Wednesday, 3 September 2014

Stalled - review

2013 (UK)


Contains mild spoilers.

In the world of generic, lazy and very serious expansive and over ambitious zombie survival stories, and farces that don't respect the medium or just aren't that funny it's always a delight when something low budget comes along that not only understands the constraints but exploits them to produce something delightfully original that feels cohesive and entirely sure of its self.

Written by Dan Palmer and directed by Christian James, Stalled is a dark comedy and zom-rom-com with an intimate and claustrophobic twist. The film centres on office janitor W.C. played by the same Dan Palmer, who finds himself stuck in a ladies toilet cubicle on Christmas Eve at first wanting to escape the many obnoxious, drunk and half-naked girls that are coming in fresh from the office party on the floors above, then later wanting to survive the full blown zombie outbreak that's exploding all around. What's important, and what distinguishes Stalled from other films that at this point probably sound awfully similar, is that the four walls of the bathroom are for an hour and twenty minutes the only ones he, or us will see (not quite true but go with me.)

Limiting the film to the single personal setting and presenting it all, though third person, from W.C.'s perspective imbues the film with a feeling of intimacy like that of a drama or play, and not that of a feature film. It's twenty odd minutes before W.C. speaks, the only other non-zombie that's on screen for longer than a minute never shows her face and the action and jokes are measured and constrained; there's a lot on paper that could have gone wrong. Thankfully a deep well fashioned main character full of moral ambiguity and complicated drives, and an actor who can do him justice, combined with a well-paced, inventive and intelligent script and story enables Stalled to pull it off. 

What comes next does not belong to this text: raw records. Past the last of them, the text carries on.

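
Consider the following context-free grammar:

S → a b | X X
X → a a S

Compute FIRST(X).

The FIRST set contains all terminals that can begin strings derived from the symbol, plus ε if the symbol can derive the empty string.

We compute FIRST(X) using the standard algorithm.
FIRST(S) = {a}
FIRST(X) = {a}
Therefore, FIRST(X) = {a}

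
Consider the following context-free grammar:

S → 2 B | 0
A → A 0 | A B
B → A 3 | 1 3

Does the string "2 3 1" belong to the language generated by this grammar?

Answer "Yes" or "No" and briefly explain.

No - no valid derivation exists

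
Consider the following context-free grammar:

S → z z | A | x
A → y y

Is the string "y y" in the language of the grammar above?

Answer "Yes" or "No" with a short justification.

Yes - a valid derivation exists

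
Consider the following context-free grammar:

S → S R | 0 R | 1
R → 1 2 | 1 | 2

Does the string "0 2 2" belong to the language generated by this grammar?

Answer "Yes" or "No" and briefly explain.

Yes - a valid derivation exists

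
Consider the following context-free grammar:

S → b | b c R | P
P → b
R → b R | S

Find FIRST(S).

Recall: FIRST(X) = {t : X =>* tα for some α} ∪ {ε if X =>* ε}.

We compute FIRST(S) using the standard algorithm.
FIRST(P) = {b}
FIRST(R) = {b}
FIRST(S) = {b}
Therefore, FIRST(S) = {b}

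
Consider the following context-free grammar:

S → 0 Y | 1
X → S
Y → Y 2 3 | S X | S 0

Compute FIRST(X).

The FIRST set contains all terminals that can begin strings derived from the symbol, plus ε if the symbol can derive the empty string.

We compute FIRST(X) using the standard algorithm.
FIRST(S) = {0, 1}
FIRST(X) = {0, 1}
FIRST(Y) = {0, 1}
Therefore, FIRST(X) = {0, 1}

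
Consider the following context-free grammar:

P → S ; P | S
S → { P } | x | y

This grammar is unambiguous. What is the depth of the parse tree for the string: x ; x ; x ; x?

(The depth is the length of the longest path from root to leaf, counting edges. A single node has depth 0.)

5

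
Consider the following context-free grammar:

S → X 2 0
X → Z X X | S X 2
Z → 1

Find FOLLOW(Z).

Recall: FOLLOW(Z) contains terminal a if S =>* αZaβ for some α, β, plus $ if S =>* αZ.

We compute FOLLOW(Z) using the standard algorithm.
FOLLOW(S) starts with {$}.
FIRST(S) = {1}
FIRST(X) = {1}
FIRST(Z) = {1}
FOLLOW(S) = {$, 1}
FOLLOW(X) = {1, 2}
FOLLOW(Z) = {1}
Therefore, FOLLOW(Z) = {1}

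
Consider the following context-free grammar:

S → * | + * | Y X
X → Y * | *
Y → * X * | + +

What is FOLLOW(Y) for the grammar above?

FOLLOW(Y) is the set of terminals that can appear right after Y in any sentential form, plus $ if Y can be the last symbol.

We compute FOLLOW(Y) using the standard algorithm.
FOLLOW(S) starts with {$}.
FIRST(S) = {*, +}
FIRST(X) = {*, +}
FIRST(Y) = {*, +}
FOLLOW(S) = {$}
FOLLOW(X) = {$, *}
FOLLOW(Y) = {*, +}
Therefore, FOLLOW(Y) = {*, +}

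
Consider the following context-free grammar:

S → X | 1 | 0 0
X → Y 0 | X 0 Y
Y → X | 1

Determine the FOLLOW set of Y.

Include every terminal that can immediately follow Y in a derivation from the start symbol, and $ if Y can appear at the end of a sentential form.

We compute FOLLOW(Y) using the standard algorithm.
FOLLOW(S) starts with {$}.
FIRST(S) = {0, 1}
FIRST(X) = {1}
FIRST(Y) = {1}
FOLLOW(S) = {$}
FOLLOW(X) = {$, 0}
FOLLOW(Y) = {$, 0}
Therefore, FOLLOW(Y) = {$, 0}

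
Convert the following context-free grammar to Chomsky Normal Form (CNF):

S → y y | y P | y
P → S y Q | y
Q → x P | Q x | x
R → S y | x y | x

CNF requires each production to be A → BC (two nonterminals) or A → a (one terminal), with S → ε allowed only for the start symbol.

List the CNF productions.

TY → y; S → y; P → y; TX → x; Q → x; R → x; S → TY TY; S → TY P; P → S X0; X0 → TY Q; Q → TX P; Q → Q TX; R → S TY; R → TX TY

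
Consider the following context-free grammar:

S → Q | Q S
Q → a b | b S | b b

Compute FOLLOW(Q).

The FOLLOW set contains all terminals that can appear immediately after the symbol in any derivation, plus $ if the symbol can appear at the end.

We compute FOLLOW(Q) using the standard algorithm.
FOLLOW(S) starts with {$}.
FIRST(Q) = {a, b}
FIRST(S) = {a, b}
FOLLOW(Q) = {$, a, b}
FOLLOW(S) = {$, a, b}
Therefore, FOLLOW(Q) = {$, a, b}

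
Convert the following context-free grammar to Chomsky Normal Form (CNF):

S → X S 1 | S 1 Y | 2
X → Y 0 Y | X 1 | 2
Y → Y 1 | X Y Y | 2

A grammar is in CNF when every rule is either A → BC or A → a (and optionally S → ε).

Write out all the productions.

T1 → 1; S → 2; T0 → 0; X → 2; Y → 2; S → X X0; X0 → S T1; S → S X1; X1 → T1 Y; X → Y X2; X2 → T0 Y; X → X T1; Y → Y T1; Y → X X3; X3 → Y Y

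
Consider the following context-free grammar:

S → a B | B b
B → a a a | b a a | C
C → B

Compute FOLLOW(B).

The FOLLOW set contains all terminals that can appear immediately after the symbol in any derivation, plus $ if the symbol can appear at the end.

We compute FOLLOW(B) using the standard algorithm.
FOLLOW(S) starts with {$}.
FIRST(B) = {a, b}
FIRST(C) = {a, b}
FIRST(S) = {a, b}
FOLLOW(B) = {$, b}
FOLLOW(C) = {$, b}
FOLLOW(S) = {$}
Therefore, FOLLOW(B) = {$, b}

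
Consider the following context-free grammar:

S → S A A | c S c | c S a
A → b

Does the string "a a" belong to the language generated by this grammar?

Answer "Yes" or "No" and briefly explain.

No - no valid derivation exists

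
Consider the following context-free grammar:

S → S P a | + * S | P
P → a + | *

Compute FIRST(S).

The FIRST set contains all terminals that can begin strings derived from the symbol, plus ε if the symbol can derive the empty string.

We compute FIRST(S) using the standard algorithm.
FIRST(P) = {*, a}
FIRST(S) = {*, +, a}
Therefore, FIRST(S) = {*, +, a}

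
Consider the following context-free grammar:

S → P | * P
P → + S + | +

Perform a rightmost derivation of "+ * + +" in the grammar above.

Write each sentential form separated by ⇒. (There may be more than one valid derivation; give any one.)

S ⇒ P ⇒ + S + ⇒ + * P + ⇒ + * + +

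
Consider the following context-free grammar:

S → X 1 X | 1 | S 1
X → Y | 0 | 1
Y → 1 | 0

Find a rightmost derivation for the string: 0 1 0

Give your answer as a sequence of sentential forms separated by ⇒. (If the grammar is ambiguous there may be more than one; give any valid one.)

S ⇒ X 1 X ⇒ X 1 0 ⇒ 0 1 0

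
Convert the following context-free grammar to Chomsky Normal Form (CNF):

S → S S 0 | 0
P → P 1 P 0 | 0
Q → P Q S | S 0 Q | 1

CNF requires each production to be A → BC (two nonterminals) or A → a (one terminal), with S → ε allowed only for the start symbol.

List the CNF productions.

T0 → 0; S → 0; T1 → 1; P → 0; Q → 1; S → S X0; X0 → S T0; P → P X1; X1 → T1 X2; X2 → P T0; Q → P X3; X3 → Q S; Q → S X4; X4 → T0 Q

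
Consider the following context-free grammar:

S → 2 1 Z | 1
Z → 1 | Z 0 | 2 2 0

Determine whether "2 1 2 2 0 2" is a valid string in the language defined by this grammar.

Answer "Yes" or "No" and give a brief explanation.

No - no valid derivation exists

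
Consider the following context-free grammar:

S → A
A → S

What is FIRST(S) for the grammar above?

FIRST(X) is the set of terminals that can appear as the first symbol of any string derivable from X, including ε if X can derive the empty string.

We compute FIRST(S) using the standard algorithm.
FIRST(A) = {}
FIRST(S) = {}
Therefore, FIRST(S) = {}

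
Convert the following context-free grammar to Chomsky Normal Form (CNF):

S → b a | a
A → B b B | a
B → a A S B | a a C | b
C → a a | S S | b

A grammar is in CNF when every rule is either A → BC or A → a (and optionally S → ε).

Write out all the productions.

TB → b; TA → a; S → a; A → a; B → b; C → b; S → TB TA; A → B X0; X0 → TB B; B → TA X1; X1 → A X2; X2 → S B; B → TA X3; X3 → TA C; C → TA TA; C → S S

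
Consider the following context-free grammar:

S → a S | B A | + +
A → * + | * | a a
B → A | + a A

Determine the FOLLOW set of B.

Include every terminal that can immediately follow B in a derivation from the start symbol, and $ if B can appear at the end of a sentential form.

We compute FOLLOW(B) using the standard algorithm.
FOLLOW(S) starts with {$}.
FIRST(A) = {*, a}
FIRST(B) = {*, +, a}
FIRST(S) = {*, +, a}
FOLLOW(A) = {$, *, a}
FOLLOW(B) = {*, a}
FOLLOW(S) = {$}
Therefore, FOLLOW(B) = {*, a}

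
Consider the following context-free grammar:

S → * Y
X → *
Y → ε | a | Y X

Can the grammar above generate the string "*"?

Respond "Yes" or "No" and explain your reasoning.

Yes - a valid derivation exists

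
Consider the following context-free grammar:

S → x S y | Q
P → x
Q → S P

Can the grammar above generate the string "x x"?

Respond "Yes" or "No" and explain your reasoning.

No - no valid derivation exists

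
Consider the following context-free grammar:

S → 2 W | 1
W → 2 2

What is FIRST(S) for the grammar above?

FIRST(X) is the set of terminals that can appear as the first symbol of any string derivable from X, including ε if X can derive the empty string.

We compute FIRST(S) using the standard algorithm.
FIRST(S) = {1, 2}
FIRST(W) = {2}
Therefore, FIRST(S) = {1, 2}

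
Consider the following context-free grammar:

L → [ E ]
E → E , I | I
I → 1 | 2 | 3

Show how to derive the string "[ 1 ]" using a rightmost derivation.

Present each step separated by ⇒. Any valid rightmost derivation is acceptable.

L ⇒ [ E ] ⇒ [ I ] ⇒ [ 1 ]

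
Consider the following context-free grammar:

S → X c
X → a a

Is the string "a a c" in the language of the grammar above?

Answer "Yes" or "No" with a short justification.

Yes - a valid derivation exists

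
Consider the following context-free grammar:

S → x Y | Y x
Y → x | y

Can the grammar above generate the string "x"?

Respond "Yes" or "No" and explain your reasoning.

No - no valid derivation exists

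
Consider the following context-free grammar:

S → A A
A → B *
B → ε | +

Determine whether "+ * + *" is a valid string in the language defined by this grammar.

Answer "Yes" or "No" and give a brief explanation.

Yes - a valid derivation exists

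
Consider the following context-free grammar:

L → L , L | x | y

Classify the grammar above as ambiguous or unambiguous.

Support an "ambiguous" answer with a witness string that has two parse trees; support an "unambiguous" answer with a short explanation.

Ambiguous - the string 'y , y , y , x' has two distinct parse trees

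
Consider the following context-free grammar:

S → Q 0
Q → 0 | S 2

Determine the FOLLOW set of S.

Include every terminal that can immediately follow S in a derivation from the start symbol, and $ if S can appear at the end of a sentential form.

We compute FOLLOW(S) using the standard algorithm.
FOLLOW(S) starts with {$}.
FIRST(Q) = {0}
FIRST(S) = {0}
FOLLOW(Q) = {0}
FOLLOW(S) = {$, 2}
Therefore, FOLLOW(S) = {$, 2}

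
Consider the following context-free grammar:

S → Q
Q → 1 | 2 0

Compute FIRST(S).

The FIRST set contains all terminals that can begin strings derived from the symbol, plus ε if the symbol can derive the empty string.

We compute FIRST(S) using the standard algorithm.
FIRST(Q) = {1, 2}
FIRST(S) = {1, 2}
Therefore, FIRST(S) = {1, 2}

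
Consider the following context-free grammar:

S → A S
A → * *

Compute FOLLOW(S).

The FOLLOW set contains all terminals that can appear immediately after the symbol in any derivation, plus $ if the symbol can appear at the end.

We compute FOLLOW(S) using the standard algorithm.
FOLLOW(S) starts with {$}.
FIRST(A) = {*}
FIRST(S) = {*}
FOLLOW(A) = {*}
FOLLOW(S) = {$}
Therefore, FOLLOW(S) = {$}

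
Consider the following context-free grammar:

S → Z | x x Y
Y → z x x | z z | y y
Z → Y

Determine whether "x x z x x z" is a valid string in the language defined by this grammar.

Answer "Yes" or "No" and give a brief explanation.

No - no valid derivation exists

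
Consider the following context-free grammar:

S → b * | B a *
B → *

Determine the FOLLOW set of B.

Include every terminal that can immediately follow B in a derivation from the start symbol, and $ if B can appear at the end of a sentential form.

We compute FOLLOW(B) using the standard algorithm.
FOLLOW(S) starts with {$}.
FIRST(B) = {*}
FIRST(S) = {*, b}
FOLLOW(B) = {a}
FOLLOW(S) = {$}
Therefore, FOLLOW(B) = {a}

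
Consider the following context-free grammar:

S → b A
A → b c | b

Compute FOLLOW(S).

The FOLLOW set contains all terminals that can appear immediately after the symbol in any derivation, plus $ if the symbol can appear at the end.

We compute FOLLOW(S) using the standard algorithm.
FOLLOW(S) starts with {$}.
FIRST(A) = {b}
FIRST(S) = {b}
FOLLOW(A) = {$}
FOLLOW(S) = {$}
Therefore, FOLLOW(S) = {$}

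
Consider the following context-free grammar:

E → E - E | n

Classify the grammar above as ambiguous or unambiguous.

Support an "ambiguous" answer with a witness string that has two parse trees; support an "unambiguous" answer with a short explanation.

Ambiguous - the string 'n - n - n - n - n' has two distinct parse trees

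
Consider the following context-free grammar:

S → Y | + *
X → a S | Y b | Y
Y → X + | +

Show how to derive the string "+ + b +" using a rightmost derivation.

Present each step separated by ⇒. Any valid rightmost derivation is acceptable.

S ⇒ Y ⇒ X + ⇒ Y b + ⇒ X + b + ⇒ Y + b + ⇒ + + b +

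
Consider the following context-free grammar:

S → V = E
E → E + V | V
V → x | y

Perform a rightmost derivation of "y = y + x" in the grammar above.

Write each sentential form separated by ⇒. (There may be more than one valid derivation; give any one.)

S ⇒ V = E ⇒ V = E + V ⇒ V = E + x ⇒ V = V + x ⇒ V = y + x ⇒ y = y + x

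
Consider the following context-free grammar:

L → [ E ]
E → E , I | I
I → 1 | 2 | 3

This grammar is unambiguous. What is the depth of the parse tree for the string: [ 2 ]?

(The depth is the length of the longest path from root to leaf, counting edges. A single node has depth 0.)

3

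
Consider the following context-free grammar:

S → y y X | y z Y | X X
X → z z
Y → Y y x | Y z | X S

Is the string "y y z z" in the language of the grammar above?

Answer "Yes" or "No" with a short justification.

Yes - a valid derivation exists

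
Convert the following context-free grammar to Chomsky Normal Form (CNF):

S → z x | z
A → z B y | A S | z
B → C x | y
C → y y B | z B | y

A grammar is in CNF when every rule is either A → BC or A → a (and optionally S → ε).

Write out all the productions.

TZ → z; TX → x; S → z; TY → y; A → z; B → y; C → y; S → TZ TX; A → TZ X0; X0 → B TY; A → A S; B → C TX; C → TY X1; X1 → TY B; C → TZ B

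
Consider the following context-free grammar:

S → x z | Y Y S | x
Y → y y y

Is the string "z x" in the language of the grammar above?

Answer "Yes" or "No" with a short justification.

No - no valid derivation exists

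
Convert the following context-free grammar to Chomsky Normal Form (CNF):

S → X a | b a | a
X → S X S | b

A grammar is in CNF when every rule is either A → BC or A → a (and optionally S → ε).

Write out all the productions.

TA → a; TB → b; S → a; X → b; S → X TA; S → TB TA; X → S X0; X0 → X S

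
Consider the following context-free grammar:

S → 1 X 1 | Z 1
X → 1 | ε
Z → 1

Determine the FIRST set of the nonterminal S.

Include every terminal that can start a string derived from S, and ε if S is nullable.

We compute FIRST(S) using the standard algorithm.
FIRST(S) = {1}
FIRST(X) = {1, ε}
FIRST(Z) = {1}
Therefore, FIRST(S) = {1}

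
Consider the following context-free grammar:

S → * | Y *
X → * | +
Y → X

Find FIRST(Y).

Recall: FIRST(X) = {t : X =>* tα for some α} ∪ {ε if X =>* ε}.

We compute FIRST(Y) using the standard algorithm.
FIRST(S) = {*, +}
FIRST(X) = {*, +}
FIRST(Y) = {*, +}
Therefore, FIRST(Y) = {*, +}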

The zombies exhibit that mixed behaviour we see in all main stream pop culture flicks picking and choosing heritage tropes to satisfy the vision of the film makers. The film does a good job setting the scene with subtle revelations rather than relying on any long winded and obvious exposition; there's a dead rat, a 'rapey' pizza guy who gets a bite in, and an implied non-airborne infection. Whilst the infected don't actually appear to die before becoming groaning single-minded cannibalistic gut munchers, once shuffling and hungry they're capable of withstanding quite the pounding with only a good old fashioned heavy trauma to the old noggin capable of putting them down. They're nicely presented and cohesive; the make-up and effects are excellent as is expected post TWD. There's a little too much one minute Romero slow, next minutes Boyle snarly and fast but it's not distracting and the zombies aren't really the main focus as they're really there as the vehicle to enable the character development and personal interaction to flourish, and to provide a few laughs.

Well thought out and confidently constructed Stalled comes across as a film that came out exactly as planned. It's tight, intimate, claustrophobic and personal precisely because that was intended. It's not hampered by the restraint of a small budget but at one and empowered by it. As a small tight single set zombie drama I honestly don't think it could have been done much better. I'll mention that just as Stalled is tight in vision, it's tight in length bringing an end to proceedings after a mere hour and twenty minutes though it gets away with it, and I suspect had it tried to go longer it may have suffered. I could also see how in the wrong mood or state of mind the film could labour with some of the jokes missing the spot and scenes lingering but approached in the right way, maybe without any beer there's a lot on offer. Something different, something intelligent, something witty and absorbing, Stalled is a great piece of film making and recommended, 7/10.